-Ainda demora mais algumas semanas para que o comércio responda aos tímidos sinais de estabilidade econômica. Por enquanto, o indicador se resume na queda de ritmo da inflação, que todos temiam retornar com vigor após o claudicante processo de ajuste cambial. A retomada do crescimento, nos termos desejados de 4,5% ao ano, só depois da virada do século.

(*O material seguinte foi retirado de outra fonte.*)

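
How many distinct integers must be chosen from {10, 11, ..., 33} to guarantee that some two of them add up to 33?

Group the elements by complementary pair {x, 33−x}: {10,23}, {11,22}, {12,21}, …, giving 7 two-element pairs and 10 integers whose partner 33−x falls outside [10,33].
Treating each of those 17 groups as a pigeonhole, one can pick one integer per group — 17 integers — with no two summing to 33.
The 18th integer lands in an occupied pair, forcing a sum of 33.

18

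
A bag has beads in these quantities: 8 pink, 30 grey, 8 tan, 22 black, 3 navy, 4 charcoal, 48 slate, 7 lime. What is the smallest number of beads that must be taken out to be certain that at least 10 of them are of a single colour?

Put each drawn bead into a box by colour. The largest draw with every box below 10 takes min(count, 9) from each colour; colours with fewer than 9 contribute all they have.
Σ min(cᵢ, 9) = 8 + 9 + 8 + 9 + 3 + 4 + 9 + 7 = 57.
Draw number 57 + 1 = 58 must push one box to 10.

58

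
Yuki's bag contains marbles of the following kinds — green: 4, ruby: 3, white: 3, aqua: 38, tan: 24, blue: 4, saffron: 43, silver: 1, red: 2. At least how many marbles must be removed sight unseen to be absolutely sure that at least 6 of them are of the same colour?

Put each drawn marble into a box by colour. The largest draw with every box below 6 takes min(count, 5) from each colour; colours with fewer than 5 contribute all they have.
Σ min(cᵢ, 5) = 4 + 3 + 3 + 5 + 5 + 4 + 5 + 1 + 2 = 32.
Draw number 32 + 1 = 33 must push one box to 6.

33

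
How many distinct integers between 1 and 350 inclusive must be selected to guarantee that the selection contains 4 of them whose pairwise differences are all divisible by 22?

Integers whose pairwise differences are multiples of 22 are exactly those sharing a remainder mod 22. Pigeonhole: the 22 residue classes mod 22 are the pigeonholes.
With 66 integers one could put 3 in each residue class and have no class reach 4.
The 67th integer pushes some class to 4, so 22·3 + 1 = 67.

67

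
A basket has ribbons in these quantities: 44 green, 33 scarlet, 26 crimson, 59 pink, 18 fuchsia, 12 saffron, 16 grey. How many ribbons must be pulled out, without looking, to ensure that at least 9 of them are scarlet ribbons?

184

In the worst case for collecting scarlet ribbons, every non-scarlet ribbon comes out first.
There are 44 + 26 + 59 + 18 + 12 + 16 = 175 non-scarlet ribbons altogether.
After those, each further ribbon must be scarlet, so 175 + 9 = 184 draws guarantee 9 scarlet ribbons.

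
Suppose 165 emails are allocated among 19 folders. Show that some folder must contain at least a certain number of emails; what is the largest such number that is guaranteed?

The 19 folders are the holes and the 165 emails are the pigeons.
If every folder held at most 8 emails, the total would be at most 19 × 8 = 152, which is less than 165.
So some folder holds at least ⌈165/19⌉ = 9 emails.

9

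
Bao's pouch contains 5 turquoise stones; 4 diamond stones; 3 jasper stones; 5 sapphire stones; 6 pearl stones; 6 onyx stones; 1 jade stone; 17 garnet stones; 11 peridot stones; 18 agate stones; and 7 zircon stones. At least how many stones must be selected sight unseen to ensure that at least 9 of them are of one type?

62

By pigeonhole, put each drawn stone into a box by type. The largest draw with every box below 9 takes min(count, 8) from each type; types with fewer than 8 contribute all they have.
Σ min(cᵢ, 8) = 5 + 4 + 3 + 5 + 6 + 6 + 1 + 8 + 8 + 8 + 7 = 61.
Draw number 61 + 1 = 62 must push one box to 9.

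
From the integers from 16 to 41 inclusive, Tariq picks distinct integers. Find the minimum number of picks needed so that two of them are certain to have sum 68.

Two chosen integers sum to 68 exactly when both halves of some pair {x, 68−x} with 27 ≤ x ≤ 68−x ≤ 41 are chosen — 7 such pairs.
The remaining 12 elements (those with no distinct partner in range) can never complete a 68-sum, so the worst case takes all of them and one from each pair: 12 + 7 = 19.
By pigeonhole, the 20th integer has to be the second member of some pair, so 19 + 1 = 20.

20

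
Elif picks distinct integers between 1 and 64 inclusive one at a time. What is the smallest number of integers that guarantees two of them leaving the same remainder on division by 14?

15

The 14 residue classes mod 14 are the pigeonholes.
With 14 integers one could put 1 in each residue class and have no class reach 2.
The 15th integer pushes some class to 2, so 14·1 + 1 = 15.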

-Ontem saiu a primeira prévia do Índice Geral de Preços de Mercado (atacado), que ficou abaixo da inflação de março. Outros índices como o IPC (consumidor) e o da construção (INCC) também apontam para a diminuição no ritmo da inflação. É simples: não há consumo (porque não há renda no País do desemprego e do subemprego) e, portanto, sem demanda, ninguém inflaciona coisa alguma.
-Resta ainda o juro que pode inflacionar a economia. O governo deu prova de boa vontade mexendo nas taxas, com redução modestíssima nas taxas básicas, dias atrás, passando para 39,5% (estava em 42%), como vimos ontem neste mesmo espaço.
-Mas, se o temor todo era com relação ao estrago que o ajuste do câmbio pudesse fazer à estabilidade, fica claro que o pior já passou - em termos de reflexo. Em termos econômicos e sociais, o descalabro continua e os indicadores sociais e de crescimento estão aí expressando uma economia extremamente debilitada. Há um relatório do Banco Mundial, esta semana, mostrando esta fragilidade. É claro que ninguém deve aferir o momento econômico ou político pela performance do presidente FHC, por exemplo, afinal ele sempre aparece com abundante sorriso, mesmo nos piores momentos, que já se passaram.
-O otimismo retorna para a maioria dos agentes econômicos, depois do grande susto. Afinal, o mais preocupante era, para todos, o impacto da desvalorização cambial sobre a taxa de inflação. O descontrole seria o pior; é preferível enfrentar a recessão, administrável.
-Não precisava ter sido como foi. A desvalorização cambial significa variação de preços relativos e não teria por que provocar inflação permanente. Ela aumenta os preços dos bens negociáveis com o exterior em relação aos bens não-transacionáveis externamente e, em particular, aos salários e preços de serviços. A mudança de preços relativos aparece como uma inflação transitória nos índices de preços, conceitua a Fundação Getúlio Vargas. Mas há momentos em que a inflação transitória, motivada pela depreciação cambial, se transforma em inflação permanente e crescente. Afinal, vivemos numa economia cuja exportação é determinante na composição do produto interno, o PIB. Na economia brasileira isto está sendo contido pelo estômago e aumento da carência de bens, enfim pela demanda reprimida, no bom economês.